Do tools blunt the skill?

Tools make our lives easier. Think about how technology has affected our lives. Does it make us better, or worse off in the long run?

Think about auto-correct.
A simple feature that has existed for ages on word processor software. It works to correct spelling/grammatical mistakes, which is an absolute lifesaver for people that are less than perfect on their language.

It has also made its claim on a tool that has more or less become an indispensable everyday convenience – the smart phone. With that, we have a stream of hilarious situations auto-correct spelling has inadvertently created for the unwitting user, better known as “Damn you auto-correct!”

Is auto-correct really making things easier for us? Granted, we can make the occasional typo and not have to suffer as a result. It cuts us the other way by blunting our facility with the language, making us reliant on the tool and losing our linguistic edge. In ten years’ time, none of us might be capable of picking up a pen and writing a coherent paragraph without the watchful eyes of the computer guiding our lines.

I have never been sold on the idea of auto-correct to be honest, and have never used it through the years, deeming it to be the death of language as we know it. What do you think?

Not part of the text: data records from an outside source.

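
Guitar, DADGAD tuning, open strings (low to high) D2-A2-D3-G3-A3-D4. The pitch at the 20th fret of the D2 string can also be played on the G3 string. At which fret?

3

D2 at fret 20 is D2 + 20 semitones = A#3.
The open G3 string is 17 semitones above the open D2, so the same pitch on the G3 string lies at fret 20 − 17 = 3.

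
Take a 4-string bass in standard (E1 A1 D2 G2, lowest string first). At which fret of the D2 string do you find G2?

5

G2 is 5 semitones above the open D2 (D–D#–E–F–F#–G), so it sits at fret 5.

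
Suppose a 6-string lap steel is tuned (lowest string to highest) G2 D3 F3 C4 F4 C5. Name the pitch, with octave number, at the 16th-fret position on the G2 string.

B3

Each fret is one semitone, so G2 + 16 = B3.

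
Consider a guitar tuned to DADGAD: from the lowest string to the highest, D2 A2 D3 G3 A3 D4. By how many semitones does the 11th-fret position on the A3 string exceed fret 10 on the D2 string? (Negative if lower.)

20 semitones

A3 at fret 11 → G#4 (MIDI 68); D2 at fret 10 → C3 (MIDI 48).
68 − 48 = 20, so the two pitches are 20 semitones apart.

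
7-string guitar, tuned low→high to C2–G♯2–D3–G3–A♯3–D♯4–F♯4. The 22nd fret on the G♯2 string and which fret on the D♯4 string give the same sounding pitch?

3

G♯2 at fret 22 is G♯2 + 22 semitones = F♯4.
The open D♯4 string is 19 semitones above the open G♯2, so the same pitch on the D♯4 string lies at fret 22 − 19 = 3.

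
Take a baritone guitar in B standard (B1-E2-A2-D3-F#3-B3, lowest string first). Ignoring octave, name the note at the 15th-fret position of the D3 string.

F

Each fret is one semitone, so D3 + 15 = F.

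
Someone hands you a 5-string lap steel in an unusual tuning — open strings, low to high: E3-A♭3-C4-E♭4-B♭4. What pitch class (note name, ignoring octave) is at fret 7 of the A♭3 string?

E♭

Each fret is one semitone, so A♭3 + 7 = E♭.
(Equivalently spelled D♯.)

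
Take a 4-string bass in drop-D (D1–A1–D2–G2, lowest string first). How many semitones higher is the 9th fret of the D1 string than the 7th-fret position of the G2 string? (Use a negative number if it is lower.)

D1 at fret 9 → B1 (MIDI 35); G2 at fret 7 → D3 (MIDI 50).
35 − 50 = -15, so the two pitches are 15 semitones apart.

-15 semitones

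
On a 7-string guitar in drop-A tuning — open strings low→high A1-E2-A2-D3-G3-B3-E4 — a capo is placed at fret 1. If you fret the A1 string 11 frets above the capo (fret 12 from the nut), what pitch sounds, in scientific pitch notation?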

Tools are designed to make our lives easier and improve on convenience. One however must understand the limitations of the tool, and not use it simply because it exists.

Some tools reduce the skill level required for a task, and in that process dumb us down, because a high level of competency is no longer required. We lose an appreciation of the process required to gain that skill, simply because technology makes a shortcut on attaining the same results. Life is better, but in some ways it is slowly being eroded. Good or bad? You decide.

All this being said, I’m still thankful for the presence of technology as an enabler, without which things like e-mail, social networking and search would not exist. Everyday conveniences that I take for granted, and probably cannot live without. Like everything else in life, good comes with the bad.